Quatre courts-métrages disparates ont été projetés commençant par ses productions récentes et matures pour finir par un son 1er film très amateur. OH Tae-Heon, présent pour l’occasion, s’est prêté à une séance de questions/réponses.

Les deux courts métrages qui retiennent le plus l’attention sont A flower does not wilt, but… et Art lecture, qui ont tout deux le thème du cinéma, et surtout la façon de faire du cinéma ou bien la posture.
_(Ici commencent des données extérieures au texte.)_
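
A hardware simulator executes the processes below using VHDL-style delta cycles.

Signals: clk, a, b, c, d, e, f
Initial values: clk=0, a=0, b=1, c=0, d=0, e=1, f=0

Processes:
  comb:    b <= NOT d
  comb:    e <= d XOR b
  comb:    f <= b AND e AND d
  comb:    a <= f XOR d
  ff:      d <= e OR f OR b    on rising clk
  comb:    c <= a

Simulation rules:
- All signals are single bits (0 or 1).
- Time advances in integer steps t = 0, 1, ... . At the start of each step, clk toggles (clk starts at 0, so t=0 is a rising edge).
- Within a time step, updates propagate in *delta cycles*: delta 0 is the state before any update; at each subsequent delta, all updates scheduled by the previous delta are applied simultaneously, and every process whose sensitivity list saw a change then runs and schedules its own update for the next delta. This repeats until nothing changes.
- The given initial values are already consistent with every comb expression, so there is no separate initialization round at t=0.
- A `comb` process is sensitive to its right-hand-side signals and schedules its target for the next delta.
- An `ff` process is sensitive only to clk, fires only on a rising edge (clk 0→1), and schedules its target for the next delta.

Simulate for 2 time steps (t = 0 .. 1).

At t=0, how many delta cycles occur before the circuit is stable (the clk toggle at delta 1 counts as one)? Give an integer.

6

[bits: e,clk,f,d,c,b,a]
t=0: Δ0=1000010 Δ1=1100010 Δ2=1101010 Δ3=0111001 Δ4=1101100 Δ5=1101001 Δ6=1101101 | 6Δ
t=1: Δ0=1101101 Δ1=1001101 | 1Δ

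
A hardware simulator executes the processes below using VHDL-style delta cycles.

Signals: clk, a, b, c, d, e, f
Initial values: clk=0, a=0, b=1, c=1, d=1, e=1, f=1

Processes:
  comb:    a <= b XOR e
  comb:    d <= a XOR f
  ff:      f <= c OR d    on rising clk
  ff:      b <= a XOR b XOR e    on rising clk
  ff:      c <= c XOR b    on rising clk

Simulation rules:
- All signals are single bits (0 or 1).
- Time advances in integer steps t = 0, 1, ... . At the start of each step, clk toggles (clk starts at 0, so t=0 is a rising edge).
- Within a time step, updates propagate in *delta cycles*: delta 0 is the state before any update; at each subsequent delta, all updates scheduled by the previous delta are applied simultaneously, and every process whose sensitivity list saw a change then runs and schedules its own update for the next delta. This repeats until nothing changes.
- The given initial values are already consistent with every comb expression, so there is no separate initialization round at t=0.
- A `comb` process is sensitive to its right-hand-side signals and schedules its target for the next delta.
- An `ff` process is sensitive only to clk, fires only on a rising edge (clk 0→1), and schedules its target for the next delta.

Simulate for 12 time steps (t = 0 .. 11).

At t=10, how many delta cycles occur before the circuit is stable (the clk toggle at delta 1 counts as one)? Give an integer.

3

t0.Δ0 e=1 d=1 c=1 clk=0 b=1 a=0 f=1
t0.Δ1 e=1 d=1 c=1 clk=1 b=1 a=0 f=1
t0.Δ2 e=1 d=1 c=0 clk=1 b=0 a=0 f=1
t0.Δ3 e=1 d=1 c=0 clk=1 b=0 a=1 f=1
t0.Δ4 e=1 d=0 c=0 clk=1 b=0 a=1 f=1
t1.Δ0 e=1 d=0 c=0 clk=1 b=0 a=1 f=1
t1.Δ1 e=1 d=0 c=0 clk=0 b=0 a=1 f=1
t2.Δ0 e=1 d=0 c=0 clk=0 b=0 a=1 f=1
t2.Δ1 e=1 d=0 c=0 clk=1 b=0 a=1 f=1
t2.Δ2 e=1 d=0 c=0 clk=1 b=0 a=1 f=0
t2.Δ3 e=1 d=1 c=0 clk=1 b=0 a=1 f=0
t3.Δ0 e=1 d=1 c=0 clk=1 b=0 a=1 f=0
t3.Δ1 e=1 d=1 c=0 clk=0 b=0 a=1 f=0
t4.Δ0 e=1 d=1 c=0 clk=0 b=0 a=1 f=0
t4.Δ1 e=1 d=1 c=0 clk=1 b=0 a=1 f=0
t4.Δ2 e=1 d=1 c=0 clk=1 b=0 a=1 f=1
t4.Δ3 e=1 d=0 c=0 clk=1 b=0 a=1 f=1
t5.Δ0 e=1 d=0 c=0 clk=1 b=0 a=1 f=1
t5.Δ1 e=1 d=0 c=0 clk=0 b=0 a=1 f=1
t6.Δ0 e=1 d=0 c=0 clk=0 b=0 a=1 f=1
t6.Δ1 e=1 d=0 c=0 clk=1 b=0 a=1 f=1
t6.Δ2 e=1 d=0 c=0 clk=1 b=0 a=1 f=0
t6.Δ3 e=1 d=1 c=0 clk=1 b=0 a=1 f=0
t7.Δ0 e=1 d=1 c=0 clk=1 b=0 a=1 f=0
t7.Δ1 e=1 d=1 c=0 clk=0 b=0 a=1 f=0
t8.Δ0 e=1 d=1 c=0 clk=0 b=0 a=1 f=0
t8.Δ1 e=1 d=1 c=0 clk=1 b=0 a=1 f=0
t8.Δ2 e=1 d=1 c=0 clk=1 b=0 a=1 f=1
t8.Δ3 e=1 d=0 c=0 clk=1 b=0 a=1 f=1
t9.Δ0 e=1 d=0 c=0 clk=1 b=0 a=1 f=1
t9.Δ1 e=1 d=0 c=0 clk=0 b=0 a=1 f=1
t10.Δ0 e=1 d=0 c=0 clk=0 b=0 a=1 f=1
t10.Δ1 e=1 d=0 c=0 clk=1 b=0 a=1 f=1
t10.Δ2 e=1 d=0 c=0 clk=1 b=0 a=1 f=0
t10.Δ3 e=1 d=1 c=0 clk=1 b=0 a=1 f=0
t11.Δ0 e=1 d=1 c=0 clk=1 b=0 a=1 f=0
t11.Δ1 e=1 d=1 c=0 clk=0 b=0 a=1 f=0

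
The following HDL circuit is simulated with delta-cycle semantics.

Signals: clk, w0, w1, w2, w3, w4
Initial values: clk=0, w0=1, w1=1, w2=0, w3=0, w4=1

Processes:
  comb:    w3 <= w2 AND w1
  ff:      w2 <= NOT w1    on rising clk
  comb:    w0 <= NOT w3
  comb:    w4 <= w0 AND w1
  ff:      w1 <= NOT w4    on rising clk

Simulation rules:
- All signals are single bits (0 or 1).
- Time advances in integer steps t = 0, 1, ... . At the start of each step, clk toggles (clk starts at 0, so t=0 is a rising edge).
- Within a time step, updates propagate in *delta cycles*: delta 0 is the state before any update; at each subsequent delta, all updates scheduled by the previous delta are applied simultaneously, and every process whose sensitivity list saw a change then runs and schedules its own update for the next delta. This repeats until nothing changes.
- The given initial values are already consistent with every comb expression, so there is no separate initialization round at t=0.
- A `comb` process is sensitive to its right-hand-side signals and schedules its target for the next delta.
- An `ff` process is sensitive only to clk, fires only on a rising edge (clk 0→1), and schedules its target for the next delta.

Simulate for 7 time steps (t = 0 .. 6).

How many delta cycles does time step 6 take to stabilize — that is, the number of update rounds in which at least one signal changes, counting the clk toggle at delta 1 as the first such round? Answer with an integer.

3

t0.Δ0 w2=0 clk=0 w4=1 w0=1 w3=0 w1=1
t0.Δ1 w2=0 clk=1 w4=1 w0=1 w3=0 w1=1
t0.Δ2 w2=0 clk=1 w4=1 w0=1 w3=0 w1=0
t0.Δ3 w2=0 clk=1 w4=0 w0=1 w3=0 w1=0
t1.Δ0 w2=0 clk=1 w4=0 w0=1 w3=0 w1=0
t1.Δ1 w2=0 clk=0 w4=0 w0=1 w3=0 w1=0
t2.Δ0 w2=0 clk=0 w4=0 w0=1 w3=0 w1=0
t2.Δ1 w2=0 clk=1 w4=0 w0=1 w3=0 w1=0
t2.Δ2 w2=1 clk=1 w4=0 w0=1 w3=0 w1=1
t2.Δ3 w2=1 clk=1 w4=1 w0=1 w3=1 w1=1
t2.Δ4 w2=1 clk=1 w4=1 w0=0 w3=1 w1=1
t2.Δ5 w2=1 clk=1 w4=0 w0=0 w3=1 w1=1
t3.Δ0 w2=1 clk=1 w4=0 w0=0 w3=1 w1=1
t3.Δ1 w2=1 clk=0 w4=0 w0=0 w3=1 w1=1
t4.Δ0 w2=1 clk=0 w4=0 w0=0 w3=1 w1=1
t4.Δ1 w2=1 clk=1 w4=0 w0=0 w3=1 w1=1
t4.Δ2 w2=0 clk=1 w4=0 w0=0 w3=1 w1=1
t4.Δ3 w2=0 clk=1 w4=0 w0=0 w3=0 w1=1
t4.Δ4 w2=0 clk=1 w4=0 w0=1 w3=0 w1=1
t4.Δ5 w2=0 clk=1 w4=1 w0=1 w3=0 w1=1
t5.Δ0 w2=0 clk=1 w4=1 w0=1 w3=0 w1=1
t5.Δ1 w2=0 clk=0 w4=1 w0=1 w3=0 w1=1
t6.Δ0 w2=0 clk=0 w4=1 w0=1 w3=0 w1=1
t6.Δ1 w2=0 clk=1 w4=1 w0=1 w3=0 w1=1
t6.Δ2 w2=0 clk=1 w4=1 w0=1 w3=0 w1=0
t6.Δ3 w2=0 clk=1 w4=0 w0=1 w3=0 w1=0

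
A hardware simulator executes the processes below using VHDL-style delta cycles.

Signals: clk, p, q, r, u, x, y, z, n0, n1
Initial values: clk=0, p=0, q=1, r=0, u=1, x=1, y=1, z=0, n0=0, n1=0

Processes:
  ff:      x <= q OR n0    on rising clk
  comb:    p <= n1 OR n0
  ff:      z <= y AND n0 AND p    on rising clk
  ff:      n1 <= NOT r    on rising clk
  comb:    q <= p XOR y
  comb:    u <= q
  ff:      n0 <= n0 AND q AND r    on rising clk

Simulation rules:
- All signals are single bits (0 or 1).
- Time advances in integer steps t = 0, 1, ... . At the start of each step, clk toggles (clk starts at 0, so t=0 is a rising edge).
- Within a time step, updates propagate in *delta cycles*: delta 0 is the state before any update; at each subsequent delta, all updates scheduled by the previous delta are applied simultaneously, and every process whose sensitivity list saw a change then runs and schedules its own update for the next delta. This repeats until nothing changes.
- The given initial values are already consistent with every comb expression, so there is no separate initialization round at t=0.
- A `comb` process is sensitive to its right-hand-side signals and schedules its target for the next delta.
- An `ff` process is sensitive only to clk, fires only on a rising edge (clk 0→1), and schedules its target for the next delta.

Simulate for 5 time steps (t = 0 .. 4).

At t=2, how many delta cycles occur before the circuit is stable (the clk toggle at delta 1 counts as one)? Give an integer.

2

t=0 Δ0: p=0 n1=0 y=1 x=1 q=1 r=0 clk=0 u=1 n0=0 z=0
  Δ1: clk:0→1
  Δ2: n1:0→1
  Δ3: p:0→1
  Δ4: q:1→0
  Δ5: u:1→0
  (5Δ to stable)
t=1 Δ0: p=1 n1=1 y=1 x=1 q=0 r=0 clk=1 u=0 n0=0 z=0
  Δ1: clk:1→0
  (1Δ to stable)
t=2 Δ0: p=1 n1=1 y=1 x=1 q=0 r=0 clk=0 u=0 n0=0 z=0
  Δ1: clk:0→1
  Δ2: x:1→0
  (2Δ to stable)
t=3 Δ0: p=1 n1=1 y=1 x=0 q=0 r=0 clk=1 u=0 n0=0 z=0
  Δ1: clk:1→0
  (1Δ to stable)
t=4 Δ0: p=1 n1=1 y=1 x=0 q=0 r=0 clk=0 u=0 n0=0 z=0
  Δ1: clk:0→1
  (1Δ to stable)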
Art lecture croque avec acidité, un jeune professeur de cinéma, qui a étudié en France notamment avec « François Osez » sur son film « 13 femmes » et qui applique les méthodes apprises là-bas. Le professeur, en short et chemise ouverte, nommé Park Weber est une caricature de la prétention, de la posture d’appartenir à un cinéma intellectuel, particulièrement savoureuse. Park Weber donne tour à tour des leçons de structuration de triangle, de clap, et de régie, toutes plus ridicules les unes que les autres. Caméra portée, zigzaguant, panotant, se déplaçant, Oh Tae-Heon, use du dispositif reportage pris sur le vif, limite dogme, pour nous raconter son histoire d’apprentissage du « cinéma ». Art Lecture est une farce réjouissante, dynamique, à l’humour efficace, qui se moque au passage du pays de la nouvelle vague… mais comme dirait : qui aime bien châtie bien.

A flower does not wilt, but… lui aussi parle de cinéma, nous suivons un étudiant qui devient régisseur sur un tournage de camarades, et qui retrouve son ex petite amie comme assistante et copine du réalisateur… Le jeune homme devient jaloux en tout point du metteur en scène, et souhaite alors que le film capote. Ici le dispositif est différent dArt Lecture, OH Tae-Heon filme de façon bien plus classique, caméra sur pied, lumière travaillée, et jeu réaliste. Le film du film sonne juste en tout point, entre les jalousies, les abus du réalisateur, les drames des comédiennes qui abandonnent les tournages, les fêtes de fin de tournage arrosées… OH Tae-Heon tout en décrivant le film d’un film, nous raconte deux histoires d’amour, celle de son ex petite amie, et surtout celle qu’il a pour le cinéma en lui-même. Tour à tour drôle, cynique, juste, émouvant, A flower does not wilt, but… est un petit bijou.  Le jeune cinéaste réalise un court-métrage très prometteur qui donne envie de le suivre quand il passera au long.

Lors des questions/réponses, OH Tae-Heon a indiqué qu’il travaillait actuellement sur son premier long-métrage, à savoir une histoire d’étudiants qui vont passer leur bac, en espérant qu’il trouvera un distributeur au pays de « François Osez ».